À partir de ce 1er janvier, les étrangers souhaitant s'installer durablement en France devront avoir réussi un examen civique et prouver qu'ils maîtrisent un certain niveau de français. Ces deux examens ont été introduits par la dernière loi immigration promulguée en janvier 2024 dans le cadre du "Contrat d'intégration républicaine" (CIR).
Ces nouvelles règles durcissent les conditions d’obtention du précieux titre de séjour. Un taux de 80% de bonnes réponses est exigé pour valider l'examen et différents niveaux de difficulté sont prévus en fonction du titre de séjour demandé. Un niveau de langue différent est demandé pour chaque document.
Il n’est pas précisé combien de fois le candidat peut tenter cet examen.
Test de langue et test civique
S’y ajoute un test de langue, si auparavant il suffisait de justifier d'avoir assisté à des cours de français, les étrangers souhaitant s'installer pour plusieurs années sur le territoire devront dorénavant avoir validé un diplôme et les niveaux exigés sont élevés.
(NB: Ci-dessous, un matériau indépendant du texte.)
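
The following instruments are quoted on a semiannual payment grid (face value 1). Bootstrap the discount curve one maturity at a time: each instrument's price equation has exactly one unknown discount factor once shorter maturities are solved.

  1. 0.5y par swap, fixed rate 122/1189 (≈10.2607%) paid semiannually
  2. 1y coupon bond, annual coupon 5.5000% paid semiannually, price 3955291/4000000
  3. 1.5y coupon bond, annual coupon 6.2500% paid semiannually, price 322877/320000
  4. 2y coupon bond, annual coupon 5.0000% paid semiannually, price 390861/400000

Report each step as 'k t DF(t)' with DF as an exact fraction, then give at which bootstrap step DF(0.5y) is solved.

step 1 [0.5y] swap r/2=61/1189: DF=(1 − 61/1189·(0))/(1+61/1189) = 1189/1250 ≈ 0.951200
step 2 [1y] bond c/2=11/400: DF=(3955291/4000000 − 11/400·(0.951200))/(1+11/400) = 9369/10000 ≈ 0.936900
step 3 [1.5y] bond c/2=1/32: DF=(322877/320000 − 1/32·(0.951200+0.936900))/(1+1/32) = 2303/2500 ≈ 0.921200
step 4 [2y] bond c/2=1/40: DF=(390861/400000 − 1/40·(0.951200+0.936900+0.921200))/(1+1/40) = 553/625 ≈ 0.884800

1 1/2 1189/1250
2 1 9369/10000
3 3/2 2303/2500
4 2 553/625
DF(0.5y) is solved at step 1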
Il faudra avoir validé un niveau A2 (intermédiaire) pour la carte de séjour pluriannuelle, B1 (seuil) pour celle de résident et B2 (avancé) pour les candidats à la naturalisation. L'État ne financera plus l'examen, dont le prix se situe entre 100 et 200 euros.
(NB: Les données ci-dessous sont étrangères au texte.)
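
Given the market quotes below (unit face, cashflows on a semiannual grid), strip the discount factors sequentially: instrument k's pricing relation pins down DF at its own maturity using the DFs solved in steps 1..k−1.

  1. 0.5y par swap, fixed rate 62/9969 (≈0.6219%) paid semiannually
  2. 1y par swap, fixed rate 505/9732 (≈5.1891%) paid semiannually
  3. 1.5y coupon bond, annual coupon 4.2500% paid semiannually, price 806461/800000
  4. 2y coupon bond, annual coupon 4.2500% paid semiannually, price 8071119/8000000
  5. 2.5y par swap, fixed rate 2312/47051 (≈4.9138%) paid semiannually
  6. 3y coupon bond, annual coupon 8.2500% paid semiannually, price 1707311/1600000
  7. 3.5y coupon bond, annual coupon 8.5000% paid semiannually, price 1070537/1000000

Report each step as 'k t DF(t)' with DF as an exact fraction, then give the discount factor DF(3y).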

"Le niveau va être élevé, il va y avoir une énorme sélection", confiait à l’AFP Olivier Pacaud, cadre bancaire à la retraite, reconverti en professeur bénévole de français, qui dit passer beaucoup de temps à "donner confiance" à ses élèves.
Des cours sur une plateforme numérique, en accès gratuit, sont à disposition des candidats. L’Office français de l’immigration et de l’intégration propose également 600 heures de cours de langue en présentiel pour les personnes ne sachant ni lire, ni écrire et ayant un niveau grand débutant à l'oral.
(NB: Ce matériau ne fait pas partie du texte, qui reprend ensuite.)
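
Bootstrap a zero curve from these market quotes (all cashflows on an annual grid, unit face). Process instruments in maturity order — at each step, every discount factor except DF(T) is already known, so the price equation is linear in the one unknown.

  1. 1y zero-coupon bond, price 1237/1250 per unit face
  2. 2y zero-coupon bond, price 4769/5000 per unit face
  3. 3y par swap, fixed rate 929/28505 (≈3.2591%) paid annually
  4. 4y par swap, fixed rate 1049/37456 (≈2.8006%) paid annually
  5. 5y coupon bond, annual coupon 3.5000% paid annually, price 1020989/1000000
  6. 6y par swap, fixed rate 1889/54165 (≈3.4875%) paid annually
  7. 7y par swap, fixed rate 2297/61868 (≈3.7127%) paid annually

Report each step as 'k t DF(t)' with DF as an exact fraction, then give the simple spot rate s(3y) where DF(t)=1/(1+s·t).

1 1 1237/1250
2 2 4769/5000
3 3 9071/10000
4 4 8951/10000
5 5 4299/5000
6 6 8111/10000
7 7 7703/10000
s(3y) = (1/(9071/10000) − 1)/(3) = 929/27213 ≈ 3.4138%

step 1 [1y] zero: DF = P = 1237/1250 ≈ 0.989600
step 2 [2y] zero: DF = P = 4769/5000 ≈ 0.953800
step 3 [3y] swap r/1=929/28505: DF=(1 − 929/28505·(0.989600+0.953800))/(1+929/28505) = 9071/10000 ≈ 0.907100
step 4 [4y] swap r/1=1049/37456: DF=(1 − 1049/37456·(0.989600+0.953800+0.907100))/(1+1049/37456) = 8951/10000 ≈ 0.895100
step 5 [5y] bond c/1=7/200: DF=(1020989/1000000 − 7/200·(0.989600+0.953800+0.907100+0.895100))/(1+7/200) = 4299/5000 ≈ 0.859800
step 6 [6y] swap r/1=1889/54165: DF=(1 − 1889/54165·(0.989600+0.953800+0.907100+0.895100+0.859800))/(1+1889/54165) = 8111/10000 ≈ 0.811100
step 7 [7y] swap r/1=2297/61868: DF=(1 − 2297/61868·(0.989600+0.953800+0.907100+0.895100+0.859800+0.811100))/(1+2297/61868) = 7703/10000 ≈ 0.770300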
Enfin, le candidat devra produire une attestation de réussite à un examen civique.
Un entretien d’assimilation en préfecture
Bruno Retailleau, juste avant son départ du ministère de l’Intérieur, a signé un arrêté qui en fixe le programme, les épreuves et les modalités d’organisation.
À partir du 1er janvier, cette attestation sera exigée pour une naturalisation, mais aussi pour une première carte de séjour pluriannuelle autorisant un séjour stable de plusieurs années ou une première carte de résident (10 ans).
Ce test prend la forme d'un questionnaire à choix multiples (QCM) et il a été critiqué pour son niveau d’exigence. Beaucoup estiment que même les Français ne seraient pas capables d’y répondre.
Les candidats ont 45 minutes pour répondre à 40 questions et pour réussir l’examen, il faudra obtenir 80 % de bonnes réponses (soit 32 bonnes réponses minimum). Ces questions portent sur l’histoire, la géographie ou la culture française.
Enfin, l'entretien d’assimilation en préfecture qui existait déjà est maintenu mais recentré sur l'adhésion aux valeurs de la République.